I'm having a problem with QEventLoop. I want to create a "TimeBoundExerciser" for my unit test so that my SUT, which blocks on a QEventLoop, won't block the rest of the test cases. Specifically, my test case is to make sure the SUT terminates after a timeout.

The TimeBoundExerciser basically spawns a thread, executes the SUT on that thread, waits for the thread to terminate, and if it doesn't terminate after a specific amount of time, invokes the quit() method on the thread through QMetaObject::invokeMethod() and a QueuedConnection. I would expect that executing quit() will cause my nested QEventLoop to exit, terminating my thread.

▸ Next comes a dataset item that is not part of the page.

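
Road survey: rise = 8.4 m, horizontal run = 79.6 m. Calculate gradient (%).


Formula: Gradient = rise / run * 100
Gradient = 8.4 / 79.6 * 100 = 10.6%

10.6


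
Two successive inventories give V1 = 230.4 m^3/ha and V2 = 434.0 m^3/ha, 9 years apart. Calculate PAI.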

However, what I've found is that the quit() method is never invoked, and the thread never terminates. The code for my TimeBoundExerciser is below:

class IExerciseTheSystem
{
    void operator()() = 0;
};

class TimeBoundExerciser : private QThread
{
Q_OBJECT
public:
    enum CompletionType
    {
        TERMINATED,
        FORCE_QUIT,
        QUIT
    };
    TimeBoundExerciser(const IExerciseTheSystem& exerciser);
    CompletionType exercise(unsigned long timeoutMillis);   
protected:
    void run();

protected slots:
    void exerciseTheSystem();
private:
    const IExerciseTheSystem& exerciser;
};

TimeBoundExerciser::TimeBoundExerciser(const IExerciseTheSystem& exerciser) : exerciser(exerciser)
{

}

TimeBoundExerciser::CompletionType TimeBoundExerciser::exercise(unsigned long timeoutMillis)
{
    start();
    while (!isRunning()) 
    {
        msleep(10);
    }

    moveToThread(this);

    wait(timeoutMillis);
    if (!isFinished()) 
    {
        bool quitResult;
        QMetaObject::invokeMethod(this, "quit", Qt::QueuedConnection, Q_RETURN_ARG(bool, quitResult));
        wait();
        return FORCE_QUIT;
    }

    return QUIT;
}

void TimeBoundExerciser::run()
{
    setTerminationEnabled(true);
    QMetaObject::invokeMethod(this, "exerciseTheSystem", Qt::QueuedConnection);
    exec();
}

void TimeBoundExerciser::exerciseTheSystem()
{
    cout << "Starting exerciser" << endl;
    exerciser();
    cout << "Exerciser ended" << endl;
}

The exercise() method is executed on the main thread to kick off the whole process.

If the test runs too long, it's probably in some sort of loop processing data.

Naturally, your quit request won't be delivered because the test thread is busy running the test. Messages don't interrupt threads, they are processed when the thread finishes processing the previous message and resumes the event loop.